Sony’s new optical disk can store data for 100 years
Sony's new optical storage disk offers an average read rate of 3Gbps and an average write rate of 1.5Gbps.
The world is producing an insane amount of data everyday. Storing this data is no ordinary task. And so in order to fulfill the world's demand for storing large troves of data more conveniently, Sory recently launched a new optical disk that can store up to 3 million GB of data for up to 100 years.
The device dubbed as the Sony Gen3 PetaSite Optical Disc Archive technology can hold from 165 TB to 2.9 PB of immutable optical storage in a standard 42U Rack.
To give you an idea about its data storage capacity, 1 petabyte or PB equals 1,000TB or 1 million GB. This means that Sony's newly released optical storage disk can store up to 2.9 million GB of data.
The scalable Gen3 PetaSite library includes the ODS-L30M master unit, which serves as the main building block and comes with a capacity of 165TB. Additionally, it has an ODS-L60E drive and cartridge extension unit that offer a storage capacity of 335.5TB each, and an ODS-L100E cartridge-only extension unit that provides a storage capacity of 555.5TB.
Sony says that up to five extension units can be attached to the master units to make a single 42U library with a maximum of 535 cartridges and each cartridge comes with an estimated shelf life of 100 years.
That surely is impressive but hold on. It can do more. Sony says that its Optical Disc Archive Gen3 uses the company's Archival Disc (AD) dual-sided media.
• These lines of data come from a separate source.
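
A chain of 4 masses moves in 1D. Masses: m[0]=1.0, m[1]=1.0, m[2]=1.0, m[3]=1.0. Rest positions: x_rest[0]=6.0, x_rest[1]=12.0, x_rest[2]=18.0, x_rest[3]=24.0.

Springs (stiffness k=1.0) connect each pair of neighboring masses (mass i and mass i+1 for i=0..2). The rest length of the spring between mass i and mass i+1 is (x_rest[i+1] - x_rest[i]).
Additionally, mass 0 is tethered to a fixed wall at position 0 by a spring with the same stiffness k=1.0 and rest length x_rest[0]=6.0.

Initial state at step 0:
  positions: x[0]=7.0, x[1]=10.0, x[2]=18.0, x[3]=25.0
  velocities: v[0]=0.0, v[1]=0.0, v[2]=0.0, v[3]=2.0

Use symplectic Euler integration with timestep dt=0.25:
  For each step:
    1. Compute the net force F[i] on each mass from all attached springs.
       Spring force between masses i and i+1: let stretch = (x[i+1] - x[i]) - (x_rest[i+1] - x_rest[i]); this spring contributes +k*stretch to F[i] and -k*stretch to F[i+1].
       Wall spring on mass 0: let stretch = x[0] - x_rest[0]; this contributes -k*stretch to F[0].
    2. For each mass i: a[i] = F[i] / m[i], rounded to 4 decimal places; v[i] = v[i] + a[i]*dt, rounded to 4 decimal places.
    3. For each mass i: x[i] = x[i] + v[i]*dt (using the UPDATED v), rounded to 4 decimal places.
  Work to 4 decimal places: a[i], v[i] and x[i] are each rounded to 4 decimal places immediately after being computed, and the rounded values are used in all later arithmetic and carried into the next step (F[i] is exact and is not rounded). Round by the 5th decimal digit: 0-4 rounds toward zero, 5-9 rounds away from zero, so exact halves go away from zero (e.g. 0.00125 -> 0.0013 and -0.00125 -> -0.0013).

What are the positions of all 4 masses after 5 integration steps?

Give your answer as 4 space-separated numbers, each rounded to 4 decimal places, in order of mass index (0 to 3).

Answer: 4.7656 12.9858 18.2233 26.0514

Derivation:
Step 0: x=[7.0000 10.0000 18.0000 25.0000] v=[0.0000 0.0000 0.0000 2.0000]
Step 1: x=[6.7500 10.3125 17.9375 25.4375] v=[-1.0000 1.2500 -0.2500 1.7500]
Step 2: x=[6.3008 10.8789 17.8672 25.7813] v=[-1.7969 2.2656 -0.2813 1.3750]
Step 3: x=[5.7439 11.5960 17.8547 26.0054] v=[-2.2276 2.8682 -0.0499 0.8965]
Step 4: x=[5.1938 12.3385 17.9605 26.0951] v=[-2.2006 2.9699 0.4231 0.3588]
Step 5: x=[4.7656 12.9858 18.2233 26.0514] v=[-1.7129 2.5892 1.0513 -0.1749]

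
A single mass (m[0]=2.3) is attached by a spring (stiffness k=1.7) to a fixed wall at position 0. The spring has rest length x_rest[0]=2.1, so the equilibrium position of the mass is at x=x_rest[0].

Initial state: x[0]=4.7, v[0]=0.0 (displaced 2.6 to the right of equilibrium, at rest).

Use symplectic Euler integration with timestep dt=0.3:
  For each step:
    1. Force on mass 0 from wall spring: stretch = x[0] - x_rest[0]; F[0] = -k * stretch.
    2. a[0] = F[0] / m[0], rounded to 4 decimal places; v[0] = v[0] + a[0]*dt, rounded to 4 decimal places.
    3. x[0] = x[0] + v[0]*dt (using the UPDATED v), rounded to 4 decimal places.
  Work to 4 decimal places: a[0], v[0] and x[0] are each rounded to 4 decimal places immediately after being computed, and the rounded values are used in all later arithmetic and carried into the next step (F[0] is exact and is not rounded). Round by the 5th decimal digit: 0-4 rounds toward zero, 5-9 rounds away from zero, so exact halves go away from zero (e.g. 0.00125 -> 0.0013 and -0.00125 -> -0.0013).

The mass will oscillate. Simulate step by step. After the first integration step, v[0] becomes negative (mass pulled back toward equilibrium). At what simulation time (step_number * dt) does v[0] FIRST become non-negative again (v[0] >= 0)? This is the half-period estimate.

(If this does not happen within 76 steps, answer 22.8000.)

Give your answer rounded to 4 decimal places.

Step 0: x=[4.7000] v=[0.0000]
Step 1: x=[4.5271] v=[-0.5765]
Step 2: x=[4.1927] v=[-1.1147]
Step 3: x=[3.7191] v=[-1.5787]
Step 4: x=[3.1378] v=[-1.9377]
Step 5: x=[2.4875] v=[-2.1678]
Step 6: x=[1.8114] v=[-2.2537]
Step 7: x=[1.1545] v=[-2.1897]
Step 8: x=[0.5605] v=[-1.9801]
Step 9: x=[0.0689] v=[-1.6387]
Step 10: x=[-0.2876] v=[-1.1883]
Step 11: x=[-0.4853] v=[-0.6589]
Step 12: x=[-0.5110] v=[-0.0856]
Step 13: x=[-0.3630] v=[0.4934]
First v>=0 after going negative at step 13, time=3.9000

Answer: 3.9000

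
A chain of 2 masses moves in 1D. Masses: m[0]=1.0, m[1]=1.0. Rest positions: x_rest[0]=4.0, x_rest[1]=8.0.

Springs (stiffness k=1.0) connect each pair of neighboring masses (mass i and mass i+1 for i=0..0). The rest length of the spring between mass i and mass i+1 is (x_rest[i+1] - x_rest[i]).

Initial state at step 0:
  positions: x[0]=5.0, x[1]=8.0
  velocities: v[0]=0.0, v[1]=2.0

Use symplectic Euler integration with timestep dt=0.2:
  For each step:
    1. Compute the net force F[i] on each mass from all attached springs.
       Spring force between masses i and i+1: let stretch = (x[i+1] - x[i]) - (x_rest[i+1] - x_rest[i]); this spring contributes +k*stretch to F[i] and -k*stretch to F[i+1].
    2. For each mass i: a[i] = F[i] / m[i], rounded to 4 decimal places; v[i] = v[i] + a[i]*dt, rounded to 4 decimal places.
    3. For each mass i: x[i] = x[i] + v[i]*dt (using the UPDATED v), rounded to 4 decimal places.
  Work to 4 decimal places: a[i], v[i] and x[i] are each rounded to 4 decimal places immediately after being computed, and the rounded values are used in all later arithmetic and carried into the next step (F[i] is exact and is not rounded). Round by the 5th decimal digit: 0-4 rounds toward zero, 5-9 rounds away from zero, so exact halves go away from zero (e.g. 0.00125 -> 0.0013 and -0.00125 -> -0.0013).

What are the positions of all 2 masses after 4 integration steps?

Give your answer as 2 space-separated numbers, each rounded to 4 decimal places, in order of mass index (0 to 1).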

It reads and writes both sides of the double-sided media to enable an average read rate of 3Gbps and an average write rate of 1.5Gbps.
What makes Sony's newly introduced optical storage system a winner is the fact that it is write compatible to Generation 2 and backward read compatible to all Optical Disc Archive cartridges and that it works on the Write Once Read Many fundamental, which makes it immune to cyber attacks, accidental erasure and ransomware.
Sony has started shipping its Gen3 PetaSite Optical Disc Archive. So if you are a corporate IT, state and local government, a banking, an educational institute or a healthcare institute, you might wanna keep and eye out for this one.